In her overview of operations she stated, “After seven months of operation in our 2013-2014 fiscal year, MHC ends with a $315,000 surplus.”
“The $316,000 positive variance in revenues together with the $215,000 positive variance in expenses leaves MHC with an overall positive variance of $441,000,” she added.
Ms. Foster next discussed the investment performance, stating that MHC’s investment portfolio has been managed by Beautel Goodman since January 2006 and thanking Mr. Smith for his presentation.
“MHC’s assets under management at book value are equal to $4,307,504 with a fair market value of $4,843,168,” said Ms. Foster. “The asset mix is currently 45 percent fixed income and 56 percent equity, per board policy. The average annualized return since joining the fund (January 2006) is 6.64 percent, with the 12-month rolling average return at 17.69 percent.”

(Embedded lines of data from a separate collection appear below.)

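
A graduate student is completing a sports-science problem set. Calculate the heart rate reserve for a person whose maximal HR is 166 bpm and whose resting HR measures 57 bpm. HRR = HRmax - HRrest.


HRmax = 166 bpm
HRrest = 57 bpm
HRR = 166 - 57 = 109 bpm

109 bpm


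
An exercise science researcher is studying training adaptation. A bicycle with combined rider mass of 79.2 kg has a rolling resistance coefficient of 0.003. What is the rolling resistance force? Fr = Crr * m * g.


Fr = 0.003 * 79.2 * 9.81
= 0.2376 * 9.81
= 2.331 N

2.331 N


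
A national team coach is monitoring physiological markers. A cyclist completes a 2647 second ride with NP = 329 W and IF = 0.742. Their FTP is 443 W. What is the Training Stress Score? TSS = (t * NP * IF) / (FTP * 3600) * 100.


t * NP * IF = 2647 * 329 * 0.742 = 646180.346
FTP * 3600 = 1594800
TSS = (646180.346 / 1594800) * 100 = 40.52

40.52 TSS


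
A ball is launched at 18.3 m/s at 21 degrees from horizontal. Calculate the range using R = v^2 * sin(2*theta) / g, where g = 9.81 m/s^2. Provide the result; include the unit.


sin(2 * 21) = sin(42) = 0.669131
v^2 = 18.3^2 = 334.89
R = 334.89 * 0.669131 / 9.81
= 22.843 m

22.843 m


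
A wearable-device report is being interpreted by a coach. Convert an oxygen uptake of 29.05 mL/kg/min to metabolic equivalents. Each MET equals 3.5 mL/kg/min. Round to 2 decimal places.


One MET = 3.5 mL/kg/min
Number of METs = 29.05 / 3.5
= 8.3 METs

8.3 METs


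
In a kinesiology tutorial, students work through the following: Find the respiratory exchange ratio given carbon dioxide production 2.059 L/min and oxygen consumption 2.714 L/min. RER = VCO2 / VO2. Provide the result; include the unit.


VCO2 = 2.059 L/min
VO2 = 2.714 L/min
RER = 2.059 / 2.714 = 0.7587

0.7587


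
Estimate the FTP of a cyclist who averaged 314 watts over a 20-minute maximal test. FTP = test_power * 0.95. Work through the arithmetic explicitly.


FTP = 314 * 0.95 = 298.3 W

298.3 W


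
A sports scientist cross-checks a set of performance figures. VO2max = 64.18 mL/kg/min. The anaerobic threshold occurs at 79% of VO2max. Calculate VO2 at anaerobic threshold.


AT fraction = 79 / 100 = 0.79
AT VO2 = 64.18 * 0.79
= 50.7 mL/kg/min

50.7 mL/kg/min


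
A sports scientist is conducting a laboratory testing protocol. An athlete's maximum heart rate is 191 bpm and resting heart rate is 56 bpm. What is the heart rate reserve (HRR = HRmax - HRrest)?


HRR = HRmax - HRrest
= 191 - 56
= 135 bpm

135 bpm


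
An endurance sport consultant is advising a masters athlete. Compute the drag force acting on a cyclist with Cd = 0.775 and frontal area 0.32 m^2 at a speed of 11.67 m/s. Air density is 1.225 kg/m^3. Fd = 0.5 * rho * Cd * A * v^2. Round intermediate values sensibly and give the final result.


Step 1: v^2 = 136.1889
Step 2: Fd = 0.5 * 1.225 * 0.775 * 0.32 * 136.1889
= 20.687 N

20.687 N


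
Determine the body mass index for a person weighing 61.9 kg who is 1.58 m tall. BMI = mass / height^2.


BMI = mass / height^2
= 61.9 / 1.58^2
= 61.9 / 2.4964
= 24.8 kg/m^2

24.8 kg/m^2


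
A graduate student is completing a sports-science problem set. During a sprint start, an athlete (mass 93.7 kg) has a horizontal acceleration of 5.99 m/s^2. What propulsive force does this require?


Propulsive force = mass * acceleration
= 93.7 kg * 5.99 m/s^2
= 561.26 N

561.26 N


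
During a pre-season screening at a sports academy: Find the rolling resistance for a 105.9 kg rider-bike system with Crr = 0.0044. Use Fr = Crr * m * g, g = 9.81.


m * g = 105.9 * 9.81 = 1038.879 N
Fr = 0.0044 * 1038.879 = 4.571 N

4.571 N


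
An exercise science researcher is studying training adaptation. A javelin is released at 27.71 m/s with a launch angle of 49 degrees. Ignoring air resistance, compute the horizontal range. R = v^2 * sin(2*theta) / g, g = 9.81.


Launch speed squared = 767.8441
sin(2 * 49 deg) = 0.990268
Range = 767.8441 * 0.990268 / 9.81
= 77.51 m

77.51 m


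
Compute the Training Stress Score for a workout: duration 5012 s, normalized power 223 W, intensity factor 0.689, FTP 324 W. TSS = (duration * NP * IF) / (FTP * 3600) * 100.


Product = 5012 * 223 * 0.689 = 770078.764
Base = 324 * 3600 = 1166400
TSS = 770078.764 / 1166400 * 100 = 66.02

66.02 TSS


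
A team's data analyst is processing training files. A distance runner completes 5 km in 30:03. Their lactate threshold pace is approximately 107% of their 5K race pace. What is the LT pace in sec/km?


Convert to seconds: 30 min 3 s = 1803 s
Pace per km = 1803 / 5 = 360.6 s/km
LT pace = 360.6 * 1.07 = 385.84 s/km

385.84 s/km


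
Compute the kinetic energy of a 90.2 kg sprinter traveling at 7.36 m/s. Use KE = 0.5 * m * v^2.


Velocity squared = 54.1696
KE = 0.5 * 90.2 * 54.1696 = 2443.05 J

2443.05 J


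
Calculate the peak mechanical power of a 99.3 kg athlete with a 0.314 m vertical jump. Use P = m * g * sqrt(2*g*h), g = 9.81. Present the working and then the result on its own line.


First, sqrt(2gh) = sqrt(2 * 9.81 * 0.314)
= sqrt(6.16068) = 2.482072 m/s
Power = 99.3 * 9.81 * 2.482072 = 2417.87 W

2417.87 W


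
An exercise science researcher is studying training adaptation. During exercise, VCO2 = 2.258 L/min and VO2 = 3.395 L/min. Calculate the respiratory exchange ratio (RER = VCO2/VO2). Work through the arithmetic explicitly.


RER = VCO2 / VO2
= 2.258 / 3.395
= 0.6651

0.6651


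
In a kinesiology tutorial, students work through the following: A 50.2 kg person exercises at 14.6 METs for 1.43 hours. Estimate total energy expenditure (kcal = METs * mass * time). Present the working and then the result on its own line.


Energy = METs * mass(kg) * time(h)
= 14.6 * 50.2 * 1.43
= 1048.08 kcal

1048.08 kcal


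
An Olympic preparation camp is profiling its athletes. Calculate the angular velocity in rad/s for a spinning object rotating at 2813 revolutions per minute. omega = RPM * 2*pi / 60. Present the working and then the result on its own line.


omega = RPM * 2*pi / 60
= 2813 * 6.28318531 / 60
= 294.577 rad/s

294.577 rad/s


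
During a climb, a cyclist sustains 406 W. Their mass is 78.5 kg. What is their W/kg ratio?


Power-to-weight = 406 W / 78.5 kg
= 5.172 W/kg

5.172 W/kg


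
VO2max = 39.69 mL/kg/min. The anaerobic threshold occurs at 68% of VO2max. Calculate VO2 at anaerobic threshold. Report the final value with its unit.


AT fraction = 68 / 100 = 0.68
AT VO2 = 39.69 * 0.68
= 26.99 mL/kg/min

26.99 mL/kg/min


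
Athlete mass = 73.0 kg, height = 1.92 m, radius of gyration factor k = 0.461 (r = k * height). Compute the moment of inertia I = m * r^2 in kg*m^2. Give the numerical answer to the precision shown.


r = k * height = 0.461 * 1.92 = 0.88512 m
r^2 = 0.88512^2 = 0.783437
I = 73.0 * 0.783437 = 57.191 kg*m^2

57.191 kg*m^2


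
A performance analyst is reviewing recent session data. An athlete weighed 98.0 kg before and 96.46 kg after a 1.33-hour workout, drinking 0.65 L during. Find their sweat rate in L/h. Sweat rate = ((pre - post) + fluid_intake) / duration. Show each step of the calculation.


Body mass change = 1.54 kg
Total sweat loss = 1.54 + 0.65 = 2.19 L
Rate = 2.19 / 1.33 = 1.647 L/h

1.647 L/h


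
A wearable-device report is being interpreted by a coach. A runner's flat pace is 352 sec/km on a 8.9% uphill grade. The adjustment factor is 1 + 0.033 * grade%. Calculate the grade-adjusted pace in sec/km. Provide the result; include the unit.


Factor = 1 + 0.033 * 8.9 = 1.2937
Adjusted pace = 352 * 1.2937
= 455.38 sec/km

455.38 s/km


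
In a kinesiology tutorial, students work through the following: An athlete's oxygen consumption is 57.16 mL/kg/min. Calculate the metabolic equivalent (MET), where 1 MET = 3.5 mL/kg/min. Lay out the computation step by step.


MET = VO2 / 3.5
= 57.16 / 3.5
= 16.33 METs

16.33 METs


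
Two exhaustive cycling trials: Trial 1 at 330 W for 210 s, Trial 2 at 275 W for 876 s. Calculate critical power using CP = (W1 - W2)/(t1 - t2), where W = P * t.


W1 = 330 * 210 = 69300 J
W2 = 275 * 876 = 240900 J
CP = (69300 - 240900) / (210 - 876)
= -171600 / -666
= 257.66 W

257.66 W


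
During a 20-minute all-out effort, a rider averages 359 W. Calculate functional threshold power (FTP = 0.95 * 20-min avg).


FTP = 0.95 * 359
= 341.05 W

341.05 W


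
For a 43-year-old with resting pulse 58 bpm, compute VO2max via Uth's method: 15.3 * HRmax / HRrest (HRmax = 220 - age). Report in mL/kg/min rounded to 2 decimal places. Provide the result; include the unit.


Step 1: HRmax = 220 - 43 = 177 bpm
Step 2: Ratio = 177 / 58 = 3.0517
Step 3: VO2max = 15.3 * 3.0517 = 46.69 mL/kg/min

46.69 mL/kg/min


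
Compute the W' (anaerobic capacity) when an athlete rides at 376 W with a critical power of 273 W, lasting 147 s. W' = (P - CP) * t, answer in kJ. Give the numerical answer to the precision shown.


Above-CP power = 103 W
Duration = 147 s
W' = 103 * 147 = 15141 J
Convert: 15141 / 1000 = 15.141 kJ

15.141 kJ


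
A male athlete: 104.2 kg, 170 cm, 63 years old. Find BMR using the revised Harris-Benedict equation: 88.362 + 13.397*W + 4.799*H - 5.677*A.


Intercept = 88.362
Weight contribution = 13.397 * 104.2 = 1395.9674
Height contribution = 4.799 * 170 = 815.83
Age contribution = 5.677 * 63 = 357.651
BMR = 88.362 + 1395.9674 + 815.83 - 357.651
= 1942.51 kcal/day

1942.51 kcal/day


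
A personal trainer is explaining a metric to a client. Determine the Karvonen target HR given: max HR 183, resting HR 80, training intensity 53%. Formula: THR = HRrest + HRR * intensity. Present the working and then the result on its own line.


HRR = HRmax - HRrest = 183 - 80 = 103
THR = 80 + 103 * 0.53
= 134.59 bpm

134.59 bpm


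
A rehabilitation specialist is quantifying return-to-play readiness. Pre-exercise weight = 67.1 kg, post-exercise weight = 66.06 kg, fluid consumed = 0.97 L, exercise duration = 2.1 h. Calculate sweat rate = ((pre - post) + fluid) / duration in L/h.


Weight loss = 67.1 - 66.06 = 1.04 kg (approx L)
Total sweat = 1.04 + 0.97 = 2.01 L
Sweat rate = 2.01 / 2.1 = 0.957 L/h

0.957 L/h


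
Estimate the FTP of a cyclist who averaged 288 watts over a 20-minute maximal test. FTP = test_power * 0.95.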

For capital asset purchases, Ms. Foster explained, “to date, MHC has spent approximately $311,000 on capital assets; $140,000 on radiology equipment funded by campaign donations, $82,000 on portable x-ray units (partly funded), $82,000 on various other items and $7,000 on Health Infrastructure Renewable Fund (HIRF) projects.”
Chief of Staff report
MHC Chief of Staff Dr. Stephen Cooper had two reports to review with the board. In the first report, Dr. Cooper explained that Health Regulatory Colleges of Ontario (FHRCO) has a new place on their website that helps health care organizations structure the work sharing of the different professionals in their organization.
“There was also a presentation from the College of Pharmacists and Nurse Practitioners on recent changes in regulations for their colleges and how they will affect their work in hospitals,” added Dr. Cooper. “There seems to be a desire to move away from medical directives, which are unwieldy in large institutions, to regulated changes for professionals to better recognize the level of care they are able to provide.”
On another note, Dr. Cooper explained “the small number of data points collected for measurements in small hospitals creates large confidence intervals.”
“Large confidence levels means that interpreting and comparing the data is inaccurate,” he further explained. “General consensus is that smaller hospitals should measure processes not results. Despite the issues with inaccuracy, small hospitals should measure results and make them public.”
In his second report, Dr. Cooper gave a brief description of his November.
“I had the opportunity to attend Health Achieve 2013,” Dr. Cooper said. “Innovation and quality care continue to be the key issues. Also I met with Dr. Bonin for the Transfusion Committee. Dr. Snider has been invited to start doing endoscopy at MHC in the spring of 2014. Dr. Bhagavatula has replaced Dr. Shivakumar as the visiting psychiatrist for Northeast Mental Health Clinic.”
“I am hopeful that invitations for the NE LHIN Physician Leadership Conference will go out later this week,” continued Dr. Cooper. “OHA and OMA have created a multi-stake holder ad hoc committee to further explore rural health hubs to which I have been invited.”
Auxiliary notes
Ted Musgrove of the Little Current MHC Auxiliary presented the board with the minutes from the auxiliary’s November meeting.
Highlights from the minutes include a $250 donation to the Manitoulin Student Aid Fund and that the auxiliary is at a membership of 45 individuals.
The Mindemoya auxiliary added that they were donating $500 towards the Manitoulin Student Aid Fund and that they had received a $5,000 donation from the Mindemoya BMO.